The adsorption of CO, O 2, and H 2O was studied on both the (111) and [6(111) × (100)] crystal faces of iridium. The techniques used were LEED, AES, and thermal desorption. Marked differences were found in surface structures and heats of adsorption on these crystal faces. Oxygen is adsorbed in a single bonding state on the (111) face. On the stepped iridium surface an additional bonding state with a higher heat of adsorption was detected which can be attributed to oxygen adsorbed at steps.
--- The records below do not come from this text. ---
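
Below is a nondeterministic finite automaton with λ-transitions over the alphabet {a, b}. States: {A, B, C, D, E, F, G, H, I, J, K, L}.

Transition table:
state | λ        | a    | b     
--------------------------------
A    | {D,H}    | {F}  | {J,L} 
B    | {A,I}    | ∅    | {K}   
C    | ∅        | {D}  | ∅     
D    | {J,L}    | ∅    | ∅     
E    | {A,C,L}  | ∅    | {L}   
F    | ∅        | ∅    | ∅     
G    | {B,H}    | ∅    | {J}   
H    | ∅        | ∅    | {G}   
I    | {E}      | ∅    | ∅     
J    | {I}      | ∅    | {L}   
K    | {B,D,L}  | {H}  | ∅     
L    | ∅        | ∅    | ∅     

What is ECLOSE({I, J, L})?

{A, C, D, E, H, I, J, L}

Start with {I, J, L}.
From I via λ: add E.
From E via λ: add A, C.
From A via λ: add D, H.
No new states can be added; the closed set is {A, C, D, E, H, I, J, L}.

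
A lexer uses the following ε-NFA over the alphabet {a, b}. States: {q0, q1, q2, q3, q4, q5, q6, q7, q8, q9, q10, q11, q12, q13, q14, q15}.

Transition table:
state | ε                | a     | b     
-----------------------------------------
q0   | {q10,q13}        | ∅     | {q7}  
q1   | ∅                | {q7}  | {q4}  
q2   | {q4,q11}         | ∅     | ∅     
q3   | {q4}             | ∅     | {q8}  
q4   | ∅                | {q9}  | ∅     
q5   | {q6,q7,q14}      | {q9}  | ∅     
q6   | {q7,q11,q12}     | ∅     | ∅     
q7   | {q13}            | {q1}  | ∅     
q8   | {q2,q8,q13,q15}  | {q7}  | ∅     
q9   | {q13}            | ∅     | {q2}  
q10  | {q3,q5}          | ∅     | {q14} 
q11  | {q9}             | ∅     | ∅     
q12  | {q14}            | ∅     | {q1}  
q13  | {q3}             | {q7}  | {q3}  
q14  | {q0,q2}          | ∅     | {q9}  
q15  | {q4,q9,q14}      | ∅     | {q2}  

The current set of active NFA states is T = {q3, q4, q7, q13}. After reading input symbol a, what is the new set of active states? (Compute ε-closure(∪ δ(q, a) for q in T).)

q4 on a → {q9}.
q7 on a → {q1}.
q13 on a → {q7}.
No a-transition from q3.
Union after reading a: {q1, q7, q9}.
Now take the ε-closure:
From q7 via ε: add q13.
From q13 via ε: add q3.
From q3 via ε: add q4.
No new states can be added; the closed set is {q1, q3, q4, q7, q9, q13}.

{q1, q3, q4, q7, q9, q13}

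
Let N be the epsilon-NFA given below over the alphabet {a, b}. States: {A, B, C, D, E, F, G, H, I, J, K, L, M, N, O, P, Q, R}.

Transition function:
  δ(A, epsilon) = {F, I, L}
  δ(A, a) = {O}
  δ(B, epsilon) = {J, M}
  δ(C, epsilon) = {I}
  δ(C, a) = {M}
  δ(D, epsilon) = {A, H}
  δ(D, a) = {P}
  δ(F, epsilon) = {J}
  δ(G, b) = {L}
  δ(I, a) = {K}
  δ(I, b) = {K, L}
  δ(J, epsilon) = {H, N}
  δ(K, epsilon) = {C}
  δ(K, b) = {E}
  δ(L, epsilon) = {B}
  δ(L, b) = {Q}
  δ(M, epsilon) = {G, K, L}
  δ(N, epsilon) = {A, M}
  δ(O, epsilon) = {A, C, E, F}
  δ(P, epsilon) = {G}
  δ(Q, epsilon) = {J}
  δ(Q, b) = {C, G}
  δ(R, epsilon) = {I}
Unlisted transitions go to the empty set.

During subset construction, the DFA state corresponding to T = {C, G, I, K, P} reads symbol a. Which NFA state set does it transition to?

{A, B, C, F, G, H, I, J, K, L, M, N}

C on a → {M}.
I on a → {K}.
No a-transition from G, K, P.
Union after reading a: {K, M}.
Now take the epsilon-closure:
From K via epsilon: add C.
From M via epsilon: add G, L.
From C via epsilon: add I.
From L via epsilon: add B.
From B via epsilon: add J.
From J via epsilon: add H, N.
From N via epsilon: add A.
From A via epsilon: add F.
No new states can be added; the closed set is {A, B, C, F, G, H, I, J, K, L, M, N}.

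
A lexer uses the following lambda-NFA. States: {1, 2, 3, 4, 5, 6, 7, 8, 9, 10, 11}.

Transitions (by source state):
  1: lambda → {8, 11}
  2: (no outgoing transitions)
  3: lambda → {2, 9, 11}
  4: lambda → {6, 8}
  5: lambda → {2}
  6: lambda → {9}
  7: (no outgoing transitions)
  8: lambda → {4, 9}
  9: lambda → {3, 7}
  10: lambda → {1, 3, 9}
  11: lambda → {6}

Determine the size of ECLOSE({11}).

6

Start with {11}.
From 11 via lambda: add 6.
From 6 via lambda: add 9.
From 9 via lambda: add 3, 7.
From 3 via lambda: add 2.
lambda-closure = {2, 3, 6, 7, 9, 11}, which has 6 states.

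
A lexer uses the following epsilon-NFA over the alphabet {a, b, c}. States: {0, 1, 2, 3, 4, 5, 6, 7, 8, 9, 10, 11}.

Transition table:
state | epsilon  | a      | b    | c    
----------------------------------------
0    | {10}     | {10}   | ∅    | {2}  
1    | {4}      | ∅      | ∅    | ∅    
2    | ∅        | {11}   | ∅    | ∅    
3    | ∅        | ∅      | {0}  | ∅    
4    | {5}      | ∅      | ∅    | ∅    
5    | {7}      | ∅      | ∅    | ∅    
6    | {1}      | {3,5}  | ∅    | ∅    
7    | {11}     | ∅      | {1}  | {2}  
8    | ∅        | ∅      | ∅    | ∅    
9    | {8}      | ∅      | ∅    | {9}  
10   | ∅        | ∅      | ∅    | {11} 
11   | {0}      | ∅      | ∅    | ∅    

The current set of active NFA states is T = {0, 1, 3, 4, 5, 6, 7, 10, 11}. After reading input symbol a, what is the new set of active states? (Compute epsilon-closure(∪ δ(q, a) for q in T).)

{0, 3, 5, 7, 10, 11}

0 on a → {10}.
6 on a → {3, 5}.
No a-transition from 1, 3, 4, 5, 7, 10, 11.
Union after reading a: {3, 5, 10}.
Now take the epsilon-closure:
From 5 via epsilon: add 7.
From 7 via epsilon: add 11.
From 11 via epsilon: add 0.
No new states can be added; the closed set is {0, 3, 5, 7, 10, 11}.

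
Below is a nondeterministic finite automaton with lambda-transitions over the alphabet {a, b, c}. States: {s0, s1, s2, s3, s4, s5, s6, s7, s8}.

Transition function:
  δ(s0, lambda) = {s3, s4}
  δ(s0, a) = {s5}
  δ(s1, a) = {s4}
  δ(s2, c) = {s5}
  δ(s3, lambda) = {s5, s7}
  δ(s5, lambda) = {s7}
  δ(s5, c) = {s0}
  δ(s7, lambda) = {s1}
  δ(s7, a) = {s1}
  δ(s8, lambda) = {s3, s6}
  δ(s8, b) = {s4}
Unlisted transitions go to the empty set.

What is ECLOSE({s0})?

Start with {s0}.
From s0 via lambda: add s3, s4.
From s3 via lambda: add s5, s7.
From s7 via lambda: add s1.
No new states can be added; the closed set is {s0, s1, s3, s4, s5, s7}.

{s0, s1, s3, s4, s5, s7}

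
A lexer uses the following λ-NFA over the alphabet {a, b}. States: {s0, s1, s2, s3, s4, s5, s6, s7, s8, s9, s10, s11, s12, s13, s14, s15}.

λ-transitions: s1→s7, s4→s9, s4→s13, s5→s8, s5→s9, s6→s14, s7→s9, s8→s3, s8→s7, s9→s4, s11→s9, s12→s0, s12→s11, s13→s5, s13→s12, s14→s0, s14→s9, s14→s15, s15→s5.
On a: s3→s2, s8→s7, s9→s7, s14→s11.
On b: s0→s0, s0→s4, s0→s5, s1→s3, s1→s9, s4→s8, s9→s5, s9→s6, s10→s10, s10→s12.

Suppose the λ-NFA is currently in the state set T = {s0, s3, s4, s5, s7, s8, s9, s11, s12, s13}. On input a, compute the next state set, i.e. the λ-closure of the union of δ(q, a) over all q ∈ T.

s3 on a → {s2}.
s8 on a → {s7}.
s9 on a → {s7}.
No a-transition from s0, s4, s5, s7, s11, s12, s13.
Union after reading a: {s2, s7}.
Now take the λ-closure:
From s7 via λ: add s9.
From s9 via λ: add s4.
From s4 via λ: add s13.
From s13 via λ: add s5, s12.
From s5 via λ: add s8.
From s12 via λ: add s0, s11.
From s8 via λ: add s3.
No new states can be added; the closed set is {s0, s2, s3, s4, s5, s7, s8, s9, s11, s12, s13}.

{s0, s2, s3, s4, s5, s7, s8, s9, s11, s12, s13}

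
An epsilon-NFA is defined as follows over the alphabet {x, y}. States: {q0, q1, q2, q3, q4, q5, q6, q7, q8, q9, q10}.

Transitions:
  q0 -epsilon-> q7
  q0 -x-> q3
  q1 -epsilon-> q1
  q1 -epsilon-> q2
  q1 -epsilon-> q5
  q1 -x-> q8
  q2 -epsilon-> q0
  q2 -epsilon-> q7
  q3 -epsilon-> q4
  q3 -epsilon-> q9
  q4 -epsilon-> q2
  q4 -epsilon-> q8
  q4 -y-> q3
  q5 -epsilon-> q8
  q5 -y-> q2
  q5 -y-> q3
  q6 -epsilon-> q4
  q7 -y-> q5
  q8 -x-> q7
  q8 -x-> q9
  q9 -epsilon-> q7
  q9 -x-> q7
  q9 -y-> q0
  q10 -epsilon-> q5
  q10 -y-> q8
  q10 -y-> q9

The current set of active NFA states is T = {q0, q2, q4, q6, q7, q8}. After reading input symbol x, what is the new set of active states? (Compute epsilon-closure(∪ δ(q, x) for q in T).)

q0 on x → {q3}.
q8 on x → {q7, q9}.
No x-transition from q2, q4, q6, q7.
Union after reading x: {q3, q7, q9}.
Now take the epsilon-closure:
From q3 via epsilon: add q4.
From q4 via epsilon: add q2, q8.
From q2 via epsilon: add q0.
No new states can be added; the closed set is {q0, q2, q3, q4, q7, q8, q9}.

{q0, q2, q3, q4, q7, q8, q9}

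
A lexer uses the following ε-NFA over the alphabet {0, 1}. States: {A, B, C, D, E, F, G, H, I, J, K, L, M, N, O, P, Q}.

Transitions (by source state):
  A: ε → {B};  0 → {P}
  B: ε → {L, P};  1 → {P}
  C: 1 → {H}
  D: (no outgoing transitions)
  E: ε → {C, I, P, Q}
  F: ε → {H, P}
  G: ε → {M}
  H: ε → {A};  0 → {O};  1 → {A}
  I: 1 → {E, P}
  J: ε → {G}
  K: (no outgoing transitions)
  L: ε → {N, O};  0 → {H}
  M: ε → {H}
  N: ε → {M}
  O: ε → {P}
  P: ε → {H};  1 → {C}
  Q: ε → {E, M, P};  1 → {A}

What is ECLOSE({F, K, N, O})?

Start with {F, K, N, O}.
From F via ε: add H, P.
From N via ε: add M.
From H via ε: add A.
From A via ε: add B.
From B via ε: add L.
No new states can be added; the closed set is {A, B, F, H, K, L, M, N, O, P}.

{A, B, F, H, K, L, M, N, O, P}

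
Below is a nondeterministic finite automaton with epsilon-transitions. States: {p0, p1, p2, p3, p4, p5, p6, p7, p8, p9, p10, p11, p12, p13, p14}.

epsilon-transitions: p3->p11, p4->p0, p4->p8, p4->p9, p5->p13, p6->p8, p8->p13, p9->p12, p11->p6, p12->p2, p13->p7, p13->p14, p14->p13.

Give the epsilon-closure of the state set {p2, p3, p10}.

Start with {p2, p3, p10}.
From p3 via epsilon: add p11.
From p11 via epsilon: add p6.
From p6 via epsilon: add p8.
From p8 via epsilon: add p13.
From p13 via epsilon: add p7, p14.
No new states can be added; the closed set is {p2, p3, p6, p7, p8, p10, p11, p13, p14}.

{p2, p3, p6, p7, p8, p10, p11, p13, p14}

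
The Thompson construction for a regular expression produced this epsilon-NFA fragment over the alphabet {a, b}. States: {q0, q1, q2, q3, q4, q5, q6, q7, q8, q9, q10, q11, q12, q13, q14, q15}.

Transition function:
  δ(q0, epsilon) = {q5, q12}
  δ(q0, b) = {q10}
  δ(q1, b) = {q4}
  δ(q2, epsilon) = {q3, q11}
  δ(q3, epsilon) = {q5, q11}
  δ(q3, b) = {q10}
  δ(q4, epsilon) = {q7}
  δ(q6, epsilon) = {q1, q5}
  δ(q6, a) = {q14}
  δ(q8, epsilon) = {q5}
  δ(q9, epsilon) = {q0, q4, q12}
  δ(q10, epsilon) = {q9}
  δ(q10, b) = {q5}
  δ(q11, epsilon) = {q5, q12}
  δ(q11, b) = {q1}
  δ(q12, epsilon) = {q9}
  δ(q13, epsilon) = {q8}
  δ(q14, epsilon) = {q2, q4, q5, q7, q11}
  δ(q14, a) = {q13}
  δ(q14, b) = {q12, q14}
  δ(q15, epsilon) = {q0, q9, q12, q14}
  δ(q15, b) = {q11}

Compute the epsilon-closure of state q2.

{q0, q2, q3, q4, q5, q7, q9, q11, q12}

Start with {q2}.
From q2 via epsilon: add q3, q11.
From q3 via epsilon: add q5.
From q11 via epsilon: add q12.
From q12 via epsilon: add q9.
From q9 via epsilon: add q0, q4.
From q4 via epsilon: add q7.
No new states can be added; the closed set is {q0, q2, q3, q4, q5, q7, q9, q11, q12}.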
On both (111) and stepped iridium crystal faces the adsorption of oxygen at room temperature produced a (2 × 1) surface structure. Two surface structures were found for CO adsorbed on Ir(111); a (√3 × √3)R30° at an exposure of 1.5–2.5 L and a (2√3 × 2√3)R30° at higher coverage. No indication for ordering of adsorbed CO was found on the Ir(S)-[6(111) × (100)] surface. No significant differences in thermal desorption spectra of CO were found on these two faces. H 2O is not adsorbed at 300 K on either iridium crystal face. The reaction of CO with O 2 was studied on Ir(111) and the results are discussed. The influence of steps on the adsorption behaviour of CO and O 2 on iridium and the correlation with the results found previously on the same platinum crystal faces are discussed.